Powołując się na Konstytucję duszpasterską o Kościele w świecie współczesnym "Gaudium et spes", ogłoszoną przez papieża Pawła VI 7 grudnia 1965 r., kard. Nycz powiedział, że "człowiek, który znajduje się w sytuacji skrajnej potrzeby i biedy, chce zaspokoić swoje podstawowe potrzeby, ma prawo do tego, co jest wspólne, czyli ma prawo przyjść i wziąć to, co ma bogaty - nie tylko to, co on ma w nadmiarze czy co mu zbywa".
Metropolita warszawski powiedział, że odpowiadając na apel papieża Franciszka i przyjmując po świętach jakąś grupę migrantów, Kościół w Polsce nie rozwiązuje systemowo problemu migracji w Polsce i na świecie. - Dajemy realny, rzeczywisty symbol, podobnie jak wspólnoty czy organizacje, które wspierają ubogich, samotnych czy pomagają bezdomnym na co dzień. Od systemowej pomocy są inne instytucje - zwrócił uwagę kard.
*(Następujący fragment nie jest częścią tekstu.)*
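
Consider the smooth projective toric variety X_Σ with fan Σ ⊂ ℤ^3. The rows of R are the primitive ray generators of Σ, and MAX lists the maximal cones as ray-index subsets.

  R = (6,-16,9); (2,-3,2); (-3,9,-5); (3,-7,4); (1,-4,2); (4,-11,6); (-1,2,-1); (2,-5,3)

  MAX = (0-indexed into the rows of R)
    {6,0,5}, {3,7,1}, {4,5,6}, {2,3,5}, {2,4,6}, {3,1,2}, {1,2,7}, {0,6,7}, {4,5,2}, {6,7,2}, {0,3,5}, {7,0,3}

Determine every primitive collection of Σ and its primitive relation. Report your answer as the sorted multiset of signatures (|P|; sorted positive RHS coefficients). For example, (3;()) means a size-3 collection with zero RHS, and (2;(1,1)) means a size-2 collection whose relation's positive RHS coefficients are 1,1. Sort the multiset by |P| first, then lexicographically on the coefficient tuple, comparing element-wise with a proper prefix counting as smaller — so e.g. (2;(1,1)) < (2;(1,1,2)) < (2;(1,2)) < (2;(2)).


Primitive collections (12):

  P = {0,2}:  v_{0} + v_{2} = v_{3} ; sig = (2;(1))
  P = {1,4}:  v_{1} + v_{4} = v_{3} ; sig = (2;(1))
  P = {3,4}:  v_{3} + v_{4} = v_{5} ; sig = (2;(1))
  P = {3,6}:  v_{3} + v_{6} = v_{7} ; sig = (2;(1))
  P = {5,7}:  v_{5} + v_{7} = v_{0} ; sig = (2;(1))
  P = {4,7}:  v_{4} + v_{7} = v_{5} + v_{6} ; sig = (2;(1,1))
  P = {0,1}:  v_{0} + v_{1} = 2·v_{3} + v_{7} ; sig = (2;(1,2))
  P = {0,4}:  v_{0} + v_{4} = 2·v_{5} + v_{6} ; sig = (2;(1,2))
  P = {1,6}:  v_{1} + v_{6} = v_{2} + 2·v_{7} ; sig = (2;(1,2))
  P = {1,5}:  v_{1} + v_{5} = 2·v_{3} ; sig = (2;(2))
  P = {2,5,6}:  v_{2} + v_{5} + v_{6} = 0 ; sig = (3;())
  P = {2,3,7}:  v_{2} + v_{3} + v_{7} = v_{1} ; sig = (3;(1))

Hence PRS(X_Σ) =
{ (2;(1)) ×5,  (2;(1,1)),  (2;(1,2)) ×3,  (2;(2)),  (3;()),  (3;(1)) }


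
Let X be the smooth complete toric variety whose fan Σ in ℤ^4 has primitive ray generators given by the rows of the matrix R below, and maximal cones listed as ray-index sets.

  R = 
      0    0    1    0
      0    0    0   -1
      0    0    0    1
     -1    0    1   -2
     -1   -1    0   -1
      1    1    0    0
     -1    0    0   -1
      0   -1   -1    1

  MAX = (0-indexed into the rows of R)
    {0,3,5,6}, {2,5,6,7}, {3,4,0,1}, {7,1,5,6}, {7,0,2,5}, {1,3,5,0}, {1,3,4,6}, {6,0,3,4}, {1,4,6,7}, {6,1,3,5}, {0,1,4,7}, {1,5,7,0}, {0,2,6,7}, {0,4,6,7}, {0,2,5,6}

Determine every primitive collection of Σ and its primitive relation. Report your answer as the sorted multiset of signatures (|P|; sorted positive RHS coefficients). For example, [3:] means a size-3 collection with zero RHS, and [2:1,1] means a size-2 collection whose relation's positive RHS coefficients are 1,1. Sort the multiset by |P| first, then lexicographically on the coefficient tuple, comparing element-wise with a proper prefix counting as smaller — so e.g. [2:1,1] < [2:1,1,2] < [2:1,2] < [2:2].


Minimal non-faces — 7 found among 8 rays, 15 max cones:

  • {1,2}:  v_{1} + v_{2} = 0  ⇒ sig = [2:]
  • {3,7}:  v_{3} + v_{7} = v_{4}  ⇒ sig = [2:1]
  • {4,5}:  v_{4} + v_{5} = v_{1}  ⇒ sig = [2:1]
  • {2,3}:  v_{2} + v_{3} = v_{0} + v_{6}  ⇒ sig = [2:1,1]
  • {2,4}:  v_{2} + v_{4} = v_{0} + v_{6} + v_{7}  ⇒ sig = [2:1,1,1]
  • {0,1,6}:  v_{0} + v_{1} + v_{6} = v_{3}  ⇒ sig = [3:1]
  • {0,5,6,7}:  v_{0} + v_{5} + v_{6} + v_{7} = 0  ⇒ sig = [4:]

Sorted signature multiset PRS(X):
    |P|=2: 5 collections, coeffs (), (1), (1), (1,1), (1,1,1)
    |P|=3: 1 collection, coeffs (1)
    |P|=4: 1 collection, coeffs ()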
Nycz. - Kościół pomaga, wspomaga, daje jakiś znak - podkreślił.
Wyraził obawę, by działanie, jakie oferują wspólnoty typu Sant'Egidio, nie było wierzchołkiem góry lodowej. - Żeby nie było tak, że obok tego, gdzie potrafimy pomóc, wiele osób czekało na pomoc systemową od tych, którzy są bogatsi, mają państwowe narzędzia i mogliby to szybko rozwiązać - powiedział.
Na zakończenie podziękował wolontariuszom, którzy w pierwszy dzień świąt Bożego Narodzenia wychodzą ze swoich domostw i są gotowi być dla innych. Podkreślił także, że duże znaczenie ma też całoroczna pomoc, jaką niesie wspólnota.
Po spotkaniu na zewnątrz kościoła św. Barbary ubodzy otrzymali na wynos bożonarodzeniowy posiłek. Wcześniej dostali świąteczne paczki, w których znalazły się m.in. śpiwór, ciepłe koce, kosmetyki i słodycze.